Del paseo poco se puede contar porque nuevamente aprovechamos para despellejar al líder y poco atendimos a la ciudad. Hubo una parada para estirar las piernas, ver las vistas de la ciudad, y hacer alguna foto de grupo: "Haz ahora la foto de grupo, que no está el líder".
Una vez acabada la visita, los expedicionarios que continuarían el viaje, se despidieron con el antebrazo rojo de tanto corte de manga como hicieron. Los demás cogimos los coches y nos dirigimos, por carreteras secundarias a las afueras de Ginebra. La cita era en el parking del teleférico que nos permitiría contemplar Ginebra desde un monte cercano, pero eso de carreteras secundarias, descuadró a todos, menos al líder, con lo que fuimos llegando como el rosario de la Aurora. Al final, llegamos todos, aunque alguno con un estado de nervios importante, cosa que se olvidó con el dolor de oídos que les produjo la subida en teleférico. Estuvimos admirando las vistas de Ginebra, y todos identificamos con alborozo el chorro del lago. Fue lo único, lo demás lo hubiéramos identificado si hubiéramos prestado más atención en el tren turístico de Ginebra.
Cuando llegó la hora estimada por el líder, cogimos el teleférico de bajada, y nos dirigimos a comer en un McDonald, próximo al aeropuerto. Ahí no hubo problemas con la comida porque los expedicionarios tenemos una gran memoria visual, fruto de las experiencias adquiridas en nuestras expediciones: "Yo quiero el Big McRoyal Full Top Lux, es lo que ceno todos los sábados".
Una vez cubiertas las necesidades fisiológicas, procedimos a llenar de gasolina los coches y nos dirigimos a entregarlos en el parking del aeropuerto. Y ya sin vehículos, arrastramos nuestras maletas hasta los mostradores de la compañía aérea para facturarlas. En esos momentos el ambiente era ya totalmente gris. Eran los últimos momentos del viaje: "¡Hostia: los regalos!". Así que hubo lo que llamaríamos una distribución desordenada de integrantes de la expedición en las tiendas del aeropuerto para gastar el poco dinero que nos quedaba ya. Una vez que los bolsillos estuvieron pelados, cogimos el avión y ya en Barajas, nos dimos el último abrazo, esperando volvernos pronto en la siguiente expedición.

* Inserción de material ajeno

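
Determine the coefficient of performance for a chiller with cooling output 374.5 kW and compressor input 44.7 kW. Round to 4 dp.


COP = 374.5 / 44.7 = 8.3781

8.3781


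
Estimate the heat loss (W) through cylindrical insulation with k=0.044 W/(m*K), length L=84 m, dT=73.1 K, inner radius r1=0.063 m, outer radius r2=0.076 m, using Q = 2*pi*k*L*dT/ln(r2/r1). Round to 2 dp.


Q = 2*pi*0.044*84*73.1/ln(0.076/0.063) = 9048.98 W

9048.98 W


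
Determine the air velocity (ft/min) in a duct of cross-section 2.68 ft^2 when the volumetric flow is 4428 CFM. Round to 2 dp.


V = 4428 / 2.68 = 1652.24 ft/min

1652.24 ft/min


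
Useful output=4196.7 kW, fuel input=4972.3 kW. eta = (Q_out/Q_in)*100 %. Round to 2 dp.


eta = (4196.7/4972.3)*100 = 84.40 %

84.40 %


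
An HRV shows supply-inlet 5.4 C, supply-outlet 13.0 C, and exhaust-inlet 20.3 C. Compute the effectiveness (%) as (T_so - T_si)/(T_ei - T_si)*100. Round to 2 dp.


eff = (13.0-5.4)/(20.3-5.4)*100 = 51.01 %

51.01 %


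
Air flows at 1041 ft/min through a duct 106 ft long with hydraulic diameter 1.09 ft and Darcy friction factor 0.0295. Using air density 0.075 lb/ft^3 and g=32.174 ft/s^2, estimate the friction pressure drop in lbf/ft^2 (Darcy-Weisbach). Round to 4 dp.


v_fps = 1041/60 = 17.35 ft/s
dp = 0.0295*(106/1.09)*0.075*17.35^2/(2*32.174) = 1.0065 lbf/ft^2

1.0065 lbf/ft^2


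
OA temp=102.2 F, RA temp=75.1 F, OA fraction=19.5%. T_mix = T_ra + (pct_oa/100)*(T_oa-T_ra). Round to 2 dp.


T_mix = 75.1 + (19.5/100)*(102.2-75.1) = 80.38 F

80.38 F


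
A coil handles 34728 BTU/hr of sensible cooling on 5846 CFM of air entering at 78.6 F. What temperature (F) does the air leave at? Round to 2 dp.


dT = 34728/(1.08*5846) = 5.5004
T_leave = 78.6 - 5.5004 = 73.10 F

73.10 F


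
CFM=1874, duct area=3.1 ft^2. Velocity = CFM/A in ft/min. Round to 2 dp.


V = 1874 / 3.1 = 604.52 ft/min

604.52 ft/min


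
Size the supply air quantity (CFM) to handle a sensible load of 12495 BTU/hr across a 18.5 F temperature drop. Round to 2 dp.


CFM = 12495 / (1.08 * 18.5) = 625.38

625.38 CFM


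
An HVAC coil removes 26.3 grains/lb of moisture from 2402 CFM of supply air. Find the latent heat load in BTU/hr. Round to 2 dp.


Q = 0.68 * 2402 * 26.3 = 42957.37 BTU/hr

42957.37 BTU/hr


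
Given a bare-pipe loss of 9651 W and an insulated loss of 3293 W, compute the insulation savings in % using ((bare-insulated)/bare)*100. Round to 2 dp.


Savings = ((9651-3293)/9651)*100 = 65.88 %

65.88 %


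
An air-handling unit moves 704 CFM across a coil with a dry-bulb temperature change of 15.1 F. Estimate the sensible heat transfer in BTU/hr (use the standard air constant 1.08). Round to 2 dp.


Q = 1.08 * 704 * 15.1 = 11480.83 BTU/hr

11480.83 BTU/hr


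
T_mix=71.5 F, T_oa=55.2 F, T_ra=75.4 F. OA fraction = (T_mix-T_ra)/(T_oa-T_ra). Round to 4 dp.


frac = (71.5 - 75.4) / (55.2 - 75.4) = 0.1931

0.1931


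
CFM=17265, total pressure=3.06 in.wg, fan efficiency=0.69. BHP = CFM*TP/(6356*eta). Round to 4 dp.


BHP = 17265 * 3.06 / (6356 * 0.69) = 12.0463 hp

12.0463 hp


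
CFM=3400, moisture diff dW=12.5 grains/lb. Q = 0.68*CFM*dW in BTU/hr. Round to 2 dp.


Q = 0.68 * 3400 * 12.5 = 28900.00 BTU/hr

28900.00 BTU/hr


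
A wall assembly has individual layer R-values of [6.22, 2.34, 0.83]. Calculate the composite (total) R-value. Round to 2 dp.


R_total = 6.22 + 2.34 + 0.83 = 9.39

9.39


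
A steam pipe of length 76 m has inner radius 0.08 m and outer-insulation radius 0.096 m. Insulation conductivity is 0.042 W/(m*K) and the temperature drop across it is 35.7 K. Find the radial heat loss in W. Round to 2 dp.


Q = 2*pi*0.042*76*35.7/ln(0.096/0.08) = 3927.11 W

3927.11 W


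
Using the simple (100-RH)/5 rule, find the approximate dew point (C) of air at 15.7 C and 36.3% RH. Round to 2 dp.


Td = 15.7 - (100-36.3)/5 = 2.96 C

2.96 C


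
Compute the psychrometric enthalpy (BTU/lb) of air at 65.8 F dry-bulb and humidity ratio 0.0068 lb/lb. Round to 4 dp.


h = 0.24*65.8 + 0.0068*(1061+0.444*65.8) = 23.2055 BTU/lb

23.2055 BTU/lb


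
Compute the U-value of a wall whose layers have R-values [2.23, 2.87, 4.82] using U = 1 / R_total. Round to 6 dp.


R_total = 2.23 + 2.87 + 4.82 = 9.92
U = 1/9.92 = 0.100806

0.100806


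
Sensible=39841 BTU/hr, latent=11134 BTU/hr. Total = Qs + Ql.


Qt = 39841 + 11134 = 50975 BTU/hr

50975 BTU/hr


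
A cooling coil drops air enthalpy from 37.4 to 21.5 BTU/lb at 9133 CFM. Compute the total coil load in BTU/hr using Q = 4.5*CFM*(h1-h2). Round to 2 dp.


Q = 4.5 * 9133 * (37.4 - 21.5) = 653466.15 BTU/hr

653466.15 BTU/hr


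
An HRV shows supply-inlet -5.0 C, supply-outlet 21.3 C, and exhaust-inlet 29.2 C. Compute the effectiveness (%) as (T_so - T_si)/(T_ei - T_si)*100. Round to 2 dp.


eff = (21.3-(-5.0))/(29.2-(-5.0))*100 = 76.90 %

76.90 %


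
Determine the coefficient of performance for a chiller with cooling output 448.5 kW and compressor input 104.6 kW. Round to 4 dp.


COP = 448.5 / 104.6 = 4.2878

4.2878


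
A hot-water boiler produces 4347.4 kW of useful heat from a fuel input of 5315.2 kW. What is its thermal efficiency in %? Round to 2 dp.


eta = (4347.4/5315.2)*100 = 81.79 %

81.79 %


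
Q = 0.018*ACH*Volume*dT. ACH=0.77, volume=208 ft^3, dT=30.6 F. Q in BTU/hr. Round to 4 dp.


Q = 0.018 * 0.77 * 208 * 30.6 = 88.2161 BTU/hr

88.2161 BTU/hr


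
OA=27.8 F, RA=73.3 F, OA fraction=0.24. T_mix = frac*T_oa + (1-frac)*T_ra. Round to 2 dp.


T_mix = 0.24*27.8 + 0.76*73.3 = 62.38 F

62.38 F


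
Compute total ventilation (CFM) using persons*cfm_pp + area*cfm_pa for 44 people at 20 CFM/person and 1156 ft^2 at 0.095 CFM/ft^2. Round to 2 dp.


Total = 44*20 + 1156*0.095 = 989.82 CFM

989.82 CFM


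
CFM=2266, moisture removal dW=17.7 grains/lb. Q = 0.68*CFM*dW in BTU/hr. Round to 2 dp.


Q = 0.68 * 2266 * 17.7 = 27273.58 BTU/hr

27273.58 BTU/hr


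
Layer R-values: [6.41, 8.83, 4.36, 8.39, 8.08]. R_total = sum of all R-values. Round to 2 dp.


R_total = 6.41 + 8.83 + 4.36 + 8.39 + 8.08 = 36.07

36.07


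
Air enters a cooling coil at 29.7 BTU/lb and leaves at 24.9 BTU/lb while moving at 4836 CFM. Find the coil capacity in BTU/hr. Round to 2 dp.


Q = 4.5 * 4836 * (29.7 - 24.9) = 104457.60 BTU/hr

104457.60 BTU/hr


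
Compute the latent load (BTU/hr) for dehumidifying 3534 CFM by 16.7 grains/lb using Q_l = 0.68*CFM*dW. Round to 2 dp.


Q = 0.68 * 3534 * 16.7 = 40132.10 BTU/hr

40132.10 BTU/hr


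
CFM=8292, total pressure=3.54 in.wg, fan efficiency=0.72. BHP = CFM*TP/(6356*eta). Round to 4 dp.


BHP = 8292 * 3.54 / (6356 * 0.72) = 6.4143 hp

6.4143 hp


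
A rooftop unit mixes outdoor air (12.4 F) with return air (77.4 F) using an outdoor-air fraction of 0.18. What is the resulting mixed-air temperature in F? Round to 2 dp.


T_mix = 0.18*12.4 + 0.82*77.4 = 65.70 F

65.70 F


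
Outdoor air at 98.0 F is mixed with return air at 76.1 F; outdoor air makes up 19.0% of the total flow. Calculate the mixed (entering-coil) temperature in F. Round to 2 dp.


T_mix = 76.1 + (19.0/100)*(98.0-76.1) = 80.26 F

80.26 F


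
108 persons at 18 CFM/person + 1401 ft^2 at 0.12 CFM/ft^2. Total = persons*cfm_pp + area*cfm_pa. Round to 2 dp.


Total = 108*18 + 1401*0.12 = 2112.12 CFM

2112.12 CFM


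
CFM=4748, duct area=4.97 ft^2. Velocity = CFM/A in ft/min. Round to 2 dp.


V = 4748 / 4.97 = 955.33 ft/min

955.33 ft/min


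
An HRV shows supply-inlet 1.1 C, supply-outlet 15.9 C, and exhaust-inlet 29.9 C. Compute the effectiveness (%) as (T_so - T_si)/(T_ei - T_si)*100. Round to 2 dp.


eff = (15.9-1.1)/(29.9-1.1)*100 = 51.39 %

51.39 %


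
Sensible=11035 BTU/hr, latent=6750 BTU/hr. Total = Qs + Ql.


Qt = 11035 + 6750 = 17785 BTU/hr

17785 BTU/hr


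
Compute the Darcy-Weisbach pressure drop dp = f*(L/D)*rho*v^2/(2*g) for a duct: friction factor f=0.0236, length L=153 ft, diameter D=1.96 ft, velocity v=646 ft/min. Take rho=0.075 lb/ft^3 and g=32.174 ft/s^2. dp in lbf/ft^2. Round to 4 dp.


v_fps = 646/60 = 10.7667 ft/s
dp = 0.0236*(153/1.96)*0.075*10.7667^2/(2*32.174) = 0.2489 lbf/ft^2

0.2489 lbf/ft^2


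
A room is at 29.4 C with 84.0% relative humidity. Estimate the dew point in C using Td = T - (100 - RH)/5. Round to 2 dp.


Td = 29.4 - (100-84.0)/5 = 26.20 C

26.20 C


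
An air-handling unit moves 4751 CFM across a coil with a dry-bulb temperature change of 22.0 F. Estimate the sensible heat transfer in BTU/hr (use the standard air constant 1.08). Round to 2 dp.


Q = 1.08 * 4751 * 22.0 = 112883.76 BTU/hr

112883.76 BTU/hr


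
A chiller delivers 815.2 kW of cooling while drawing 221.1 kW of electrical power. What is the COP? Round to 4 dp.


COP = 815.2 / 221.1 = 3.6870

3.6870


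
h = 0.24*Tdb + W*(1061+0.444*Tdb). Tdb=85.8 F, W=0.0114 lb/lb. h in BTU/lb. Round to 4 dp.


h = 0.24*85.8 + 0.0114*(1061+0.444*85.8) = 33.1217 BTU/lb

33.1217 BTU/lb


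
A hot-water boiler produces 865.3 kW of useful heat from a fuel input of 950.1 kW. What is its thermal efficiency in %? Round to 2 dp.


eta = (865.3/950.1)*100 = 91.07 %

91.07 %


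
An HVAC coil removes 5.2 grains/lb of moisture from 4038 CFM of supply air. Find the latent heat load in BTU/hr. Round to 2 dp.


Q = 0.68 * 4038 * 5.2 = 14278.37 BTU/hr

14278.37 BTU/hr


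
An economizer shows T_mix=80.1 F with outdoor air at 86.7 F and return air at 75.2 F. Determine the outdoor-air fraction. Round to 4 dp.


frac = (80.1 - 75.2) / (86.7 - 75.2) = 0.4261

0.4261


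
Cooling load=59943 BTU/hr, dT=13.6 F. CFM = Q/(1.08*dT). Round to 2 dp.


CFM = 59943 / (1.08 * 13.6) = 4081.09

4081.09 CFM


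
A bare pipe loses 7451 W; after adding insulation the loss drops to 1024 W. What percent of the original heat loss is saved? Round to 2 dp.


Savings = ((7451-1024)/7451)*100 = 86.26 %

86.26 %


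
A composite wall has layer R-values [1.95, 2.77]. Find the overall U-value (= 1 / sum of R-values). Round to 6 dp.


R_total = 1.95 + 2.77 = 4.72
U = 1/4.72 = 0.211864

0.211864


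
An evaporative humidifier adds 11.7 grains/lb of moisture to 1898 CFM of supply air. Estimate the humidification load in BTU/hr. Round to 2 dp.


Q = 0.68 * 1898 * 11.7 = 15100.49 BTU/hr

15100.49 BTU/hr


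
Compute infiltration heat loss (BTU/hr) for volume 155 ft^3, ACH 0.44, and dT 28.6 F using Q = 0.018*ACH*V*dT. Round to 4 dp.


Q = 0.018 * 0.44 * 155 * 28.6 = 35.1094 BTU/hr

35.1094 BTU/hr


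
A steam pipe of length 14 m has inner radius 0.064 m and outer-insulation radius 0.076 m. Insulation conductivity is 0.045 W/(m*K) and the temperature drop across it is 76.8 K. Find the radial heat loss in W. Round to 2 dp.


Q = 2*pi*0.045*14*76.8/ln(0.076/0.064) = 1769.01 W

1769.01 W


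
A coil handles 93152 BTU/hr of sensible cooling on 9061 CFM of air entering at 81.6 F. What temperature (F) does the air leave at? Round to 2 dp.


dT = 93152/(1.08*9061) = 9.5190
T_leave = 81.6 - 9.5190 = 72.08 F

72.08 F


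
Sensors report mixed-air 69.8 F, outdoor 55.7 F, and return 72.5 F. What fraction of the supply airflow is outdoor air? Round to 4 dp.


frac = (69.8 - 72.5) / (55.7 - 72.5) = 0.1607

0.1607


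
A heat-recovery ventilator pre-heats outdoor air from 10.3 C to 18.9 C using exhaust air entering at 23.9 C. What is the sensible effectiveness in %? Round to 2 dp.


eff = (18.9-10.3)/(23.9-10.3)*100 = 63.24 %

63.24 %


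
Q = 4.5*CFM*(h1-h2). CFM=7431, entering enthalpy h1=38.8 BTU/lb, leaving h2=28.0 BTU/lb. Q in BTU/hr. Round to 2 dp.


Q = 4.5 * 7431 * (38.8 - 28.0) = 361146.60 BTU/hr

361146.60 BTU/hr


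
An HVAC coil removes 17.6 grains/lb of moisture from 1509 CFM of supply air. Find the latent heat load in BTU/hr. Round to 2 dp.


Q = 0.68 * 1509 * 17.6 = 18059.71 BTU/hr

18059.71 BTU/hr


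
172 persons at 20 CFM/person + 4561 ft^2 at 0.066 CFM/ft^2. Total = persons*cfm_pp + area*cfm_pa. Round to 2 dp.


Total = 172*20 + 4561*0.066 = 3741.03 CFM

3741.03 CFM


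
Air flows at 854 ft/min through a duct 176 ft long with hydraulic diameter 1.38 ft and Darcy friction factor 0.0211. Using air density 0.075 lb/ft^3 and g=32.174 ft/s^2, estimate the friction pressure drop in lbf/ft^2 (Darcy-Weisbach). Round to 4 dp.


v_fps = 854/60 = 14.2333 ft/s
dp = 0.0211*(176/1.38)*0.075*14.2333^2/(2*32.174) = 0.6354 lbf/ft^2

0.6354 lbf/ft^2


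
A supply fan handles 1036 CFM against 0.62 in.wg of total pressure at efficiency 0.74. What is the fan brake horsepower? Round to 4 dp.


BHP = 1036 * 0.62 / (6356 * 0.74) = 0.1366 hp

0.1366 hp


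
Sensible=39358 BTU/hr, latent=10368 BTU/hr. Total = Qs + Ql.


Qt = 39358 + 10368 = 49726 BTU/hr

49726 BTU/hr


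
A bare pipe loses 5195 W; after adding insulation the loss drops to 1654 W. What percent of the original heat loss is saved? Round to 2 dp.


Savings = ((5195-1654)/5195)*100 = 68.16 %

68.16 %


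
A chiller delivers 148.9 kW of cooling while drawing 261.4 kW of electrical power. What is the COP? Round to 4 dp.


COP = 148.9 / 261.4 = 0.5696

0.5696


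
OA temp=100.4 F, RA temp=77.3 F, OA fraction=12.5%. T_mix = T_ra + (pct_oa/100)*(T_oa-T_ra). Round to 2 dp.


T_mix = 77.3 + (12.5/100)*(100.4-77.3) = 80.19 F

80.19 F


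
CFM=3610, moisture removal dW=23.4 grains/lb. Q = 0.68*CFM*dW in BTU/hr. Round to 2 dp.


Q = 0.68 * 3610 * 23.4 = 57442.32 BTU/hr

57442.32 BTU/hr


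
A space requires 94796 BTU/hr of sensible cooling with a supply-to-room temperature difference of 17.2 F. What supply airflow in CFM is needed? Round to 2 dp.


CFM = 94796 / (1.08 * 17.2) = 5103.14

5103.14 CFM


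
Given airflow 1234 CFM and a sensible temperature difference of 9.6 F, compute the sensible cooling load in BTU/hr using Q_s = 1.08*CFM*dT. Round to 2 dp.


Q = 1.08 * 1234 * 9.6 = 12794.11 BTU/hr

12794.11 BTU/hr


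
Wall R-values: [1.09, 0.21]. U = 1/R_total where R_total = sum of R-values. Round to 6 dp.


R_total = 1.09 + 0.21 = 1.30
U = 1/1.30 = 0.769231

0.769231


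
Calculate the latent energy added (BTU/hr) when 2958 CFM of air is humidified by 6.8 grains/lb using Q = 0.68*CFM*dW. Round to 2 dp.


Q = 0.68 * 2958 * 6.8 = 13677.79 BTU/hr

13677.79 BTU/hr


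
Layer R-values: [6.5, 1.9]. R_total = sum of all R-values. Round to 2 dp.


R_total = 6.5 + 1.9 = 8.40

8.40


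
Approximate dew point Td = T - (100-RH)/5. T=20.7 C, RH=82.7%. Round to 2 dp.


Td = 20.7 - (100-82.7)/5 = 17.24 C

17.24 C


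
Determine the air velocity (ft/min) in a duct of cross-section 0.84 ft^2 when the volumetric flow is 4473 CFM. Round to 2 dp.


V = 4473 / 0.84 = 5325.00 ft/min

5325.00 ft/min


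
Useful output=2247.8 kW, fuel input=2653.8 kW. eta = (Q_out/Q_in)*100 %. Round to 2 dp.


eta = (2247.8/2653.8)*100 = 84.70 %

84.70 %


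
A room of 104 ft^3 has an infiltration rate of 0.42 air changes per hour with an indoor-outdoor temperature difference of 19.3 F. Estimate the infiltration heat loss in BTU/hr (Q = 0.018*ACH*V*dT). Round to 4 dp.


Q = 0.018 * 0.42 * 104 * 19.3 = 15.1744 BTU/hr

15.1744 BTU/hr


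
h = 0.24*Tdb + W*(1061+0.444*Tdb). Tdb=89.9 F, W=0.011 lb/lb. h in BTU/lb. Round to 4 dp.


h = 0.24*89.9 + 0.011*(1061+0.444*89.9) = 33.6861 BTU/lb

33.6861 BTU/lb


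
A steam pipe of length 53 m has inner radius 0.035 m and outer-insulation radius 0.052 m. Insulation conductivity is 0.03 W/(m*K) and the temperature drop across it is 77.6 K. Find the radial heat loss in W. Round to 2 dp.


Q = 2*pi*0.03*53*77.6/ln(0.052/0.035) = 1958.20 W

1958.20 W


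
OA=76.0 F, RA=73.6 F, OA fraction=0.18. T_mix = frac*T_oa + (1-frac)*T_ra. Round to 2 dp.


T_mix = 0.18*76.0 + 0.82*73.6 = 74.03 F

74.03 F


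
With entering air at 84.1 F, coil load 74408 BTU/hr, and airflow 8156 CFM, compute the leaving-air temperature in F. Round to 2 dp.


dT = 74408/(1.08*8156) = 8.4473
T_leave = 84.1 - 8.4473 = 75.65 F

75.65 F


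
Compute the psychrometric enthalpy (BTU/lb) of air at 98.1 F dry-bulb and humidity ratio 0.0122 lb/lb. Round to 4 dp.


h = 0.24*98.1 + 0.0122*(1061+0.444*98.1) = 37.0196 BTU/lb

37.0196 BTU/lb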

El líder, a pesar de los comentarios que pudieron escucharse entre los expedicionarios ("¡Vaya paliza que llevo! Yo no vuelvo", "líder, a mi no me llames más, ¿eh?"), quedó satisfecho tanto con la expedición como con los expedicionarios, y se despidió con orgullo de cada uno de ellos, con la satisfacción del deber cumplido, y de haber hecho otra muesca en su libro de destinos.